On the evening of that first day of the week, when the disciples were together, with the doors locked for fear of the Jews, Jesus came and stood among them and said, "Peace be with you!" After he said this, he showed them his hands and side. The disciples were overjoyed when they saw the Lord (John 20:19-20).

Notice that the disciples were still trembling in their boots for fear of the Jewish leaders. Several days later, "On one occasion, while [Jesus] was eating with them, he gave them this command: 'Do not leave Jerusalem, but wait for the gift my Father promised, which you have heard me speak about'" (Acts 1:4). The gift, of course, was the gift of the Holy Spirit which they received at Pentecost. After that event, the disciples were greatly encouraged — given courage — to stick with their Lord even if it meant persecution and even execution. Their new-found courage would lead almost all of them to die for Christ.

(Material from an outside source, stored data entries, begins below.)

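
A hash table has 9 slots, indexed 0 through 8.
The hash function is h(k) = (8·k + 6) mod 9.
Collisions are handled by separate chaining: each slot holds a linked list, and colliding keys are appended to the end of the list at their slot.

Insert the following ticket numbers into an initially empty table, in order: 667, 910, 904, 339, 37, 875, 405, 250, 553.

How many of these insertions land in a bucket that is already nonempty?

Insert 667: h=5, bucket 5 empty -> new chain.
Insert 910: h=5, bucket 5 nonempty -> append to chain.
Insert 904: h=2, bucket 2 empty -> new chain.
Insert 339: h=0, bucket 0 empty -> new chain.
Insert 37: h=5, bucket 5 nonempty -> append to chain.
Insert 875: h=4, bucket 4 empty -> new chain.
Insert 405: h=6, bucket 6 empty -> new chain.
Insert 250: h=8, bucket 8 empty -> new chain.
Insert 553: h=2, bucket 2 nonempty -> append to chain.
Final buckets:
0: 339
1: -
2: 904 -> 553
3: -
4: 875
5: 667 -> 910 -> 37
6: 405
7: -
8: 250

3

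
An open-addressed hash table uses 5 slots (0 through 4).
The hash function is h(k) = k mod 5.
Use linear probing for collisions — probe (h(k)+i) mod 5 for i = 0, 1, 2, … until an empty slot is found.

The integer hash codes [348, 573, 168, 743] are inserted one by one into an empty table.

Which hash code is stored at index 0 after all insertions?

348 hashes to 3; slot 3 is free -> place at 3.
573 hashes to 3; 3 taken -> place at 4.
168 hashes to 3; 3,4 taken -> place at 0.
743 hashes to 3; 3,4,0 taken -> place at 1.
Table: [168, 743, _, 348, 573]

168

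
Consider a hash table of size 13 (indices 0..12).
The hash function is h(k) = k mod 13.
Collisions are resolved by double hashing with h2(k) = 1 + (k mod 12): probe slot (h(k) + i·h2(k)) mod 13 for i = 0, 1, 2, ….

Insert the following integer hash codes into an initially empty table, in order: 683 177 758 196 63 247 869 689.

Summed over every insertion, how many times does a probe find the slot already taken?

683 hashes to 7; slot 7 is free => place at 7.
177 hashes to 8; slot 8 is free => place at 8.
758 hashes to 4; slot 4 is free => place at 4.
196 hashes to 1; slot 1 is free => place at 1.
63 hashes to 11; slot 11 is free => place at 11.
247 hashes to 0; slot 0 is free => place at 0.
869 hashes to 11, h2=6; 11,4 taken => place at 10.
689 hashes to 0, h2=6; 0 taken => place at 6.
Table: [247, 196, _, _, 758, _, 689, 683, 177, _, 869, 63, _]

3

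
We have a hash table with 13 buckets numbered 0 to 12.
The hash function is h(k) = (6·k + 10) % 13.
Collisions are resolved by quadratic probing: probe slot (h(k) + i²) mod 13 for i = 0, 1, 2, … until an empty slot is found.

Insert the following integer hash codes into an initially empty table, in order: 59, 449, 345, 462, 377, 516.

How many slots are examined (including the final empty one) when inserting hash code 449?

59 hashes to 0; slot 0 is free → place at 0.
449 hashes to 0; 0 taken → place at 1.
345 hashes to 0; 0,1 taken → place at 4.
462 hashes to 0; 0,1,4 taken → place at 9.
377 hashes to 10; slot 10 is free → place at 10.
516 hashes to 12; slot 12 is free → place at 12.
Table: [59, 449, _, _, 345, _, _, _, _, 462, 377, _, 516]

2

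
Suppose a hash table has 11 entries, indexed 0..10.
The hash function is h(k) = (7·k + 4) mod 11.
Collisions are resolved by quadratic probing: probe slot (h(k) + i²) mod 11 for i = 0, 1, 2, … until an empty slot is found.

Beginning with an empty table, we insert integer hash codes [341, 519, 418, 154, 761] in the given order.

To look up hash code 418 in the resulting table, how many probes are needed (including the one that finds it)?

341: h=4 → slot 4
519: h=7 → slot 7
418: h=4, probe 4,5 → slot 5
154: h=4, probe 4,5,8 → slot 8
761: h=7, probe 7,8,0 → slot 0
Table: [761, ., ., ., 341, 418, ., 519, 154, ., .]
Lookup 418: h=4, probe 4,5 → found at 5.

2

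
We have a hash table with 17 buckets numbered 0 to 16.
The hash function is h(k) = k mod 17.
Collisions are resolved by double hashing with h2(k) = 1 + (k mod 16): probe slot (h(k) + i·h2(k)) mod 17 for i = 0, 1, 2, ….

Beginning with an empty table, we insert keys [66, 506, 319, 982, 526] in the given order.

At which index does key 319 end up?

12

Insert 66: h=15, slot 15 empty -> index 15.
Insert 506: h=13, slot 13 empty -> index 13.
Insert 319: h=13, h2=16, slot 13 occupied -> index 12.
Insert 982: h=13, h2=7, slot 13 occupied -> index 3.
Insert 526: h=16, slot 16 empty -> index 16.
Table: [-, -, -, 982, -, -, -, -, -, -, -, -, 319, 506, -, 66, 526]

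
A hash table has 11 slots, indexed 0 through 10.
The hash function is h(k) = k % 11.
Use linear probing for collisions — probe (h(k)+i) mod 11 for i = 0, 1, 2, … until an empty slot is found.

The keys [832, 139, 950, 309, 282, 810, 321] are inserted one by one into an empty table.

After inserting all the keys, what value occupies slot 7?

Insert 832: h=7, slot 7 empty -> index 7.
Insert 139: h=7, slot 7 occupied -> index 8.
Insert 950: h=4, slot 4 empty -> index 4.
Insert 309: h=1, slot 1 empty -> index 1.
Insert 282: h=7, slots 7,8 occupied -> index 9.
Insert 810: h=7, slots 7,8,9 occupied -> index 10.
Insert 321: h=2, slot 2 empty -> index 2.
Table: [∅, 309, 321, ∅, 950, ∅, ∅, 832, 139, 282, 810]

832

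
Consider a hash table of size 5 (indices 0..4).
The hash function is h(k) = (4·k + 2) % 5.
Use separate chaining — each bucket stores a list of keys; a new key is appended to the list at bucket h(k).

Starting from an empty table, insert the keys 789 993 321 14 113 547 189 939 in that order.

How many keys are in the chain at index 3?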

Many followers of Christ since that time have forfeited their lives on this earth to stick with their Lord. Just as their Shepherd was struck down, men and women around the world today stand ready to be struck down carrying His message of hope in the Gospel to a lost and dying world. But, for many of us in America, the question is not, "Will we die for Christ, or will we cut and run?" The real question is, "Will we live for Christ, or will we cut and run?" The answer is up to each of us. May we pray that through the strength and courage of Christ's Spirit, we will live for the honor and glory of Jesus our Lord and Savior (1 Corinthians 10:30).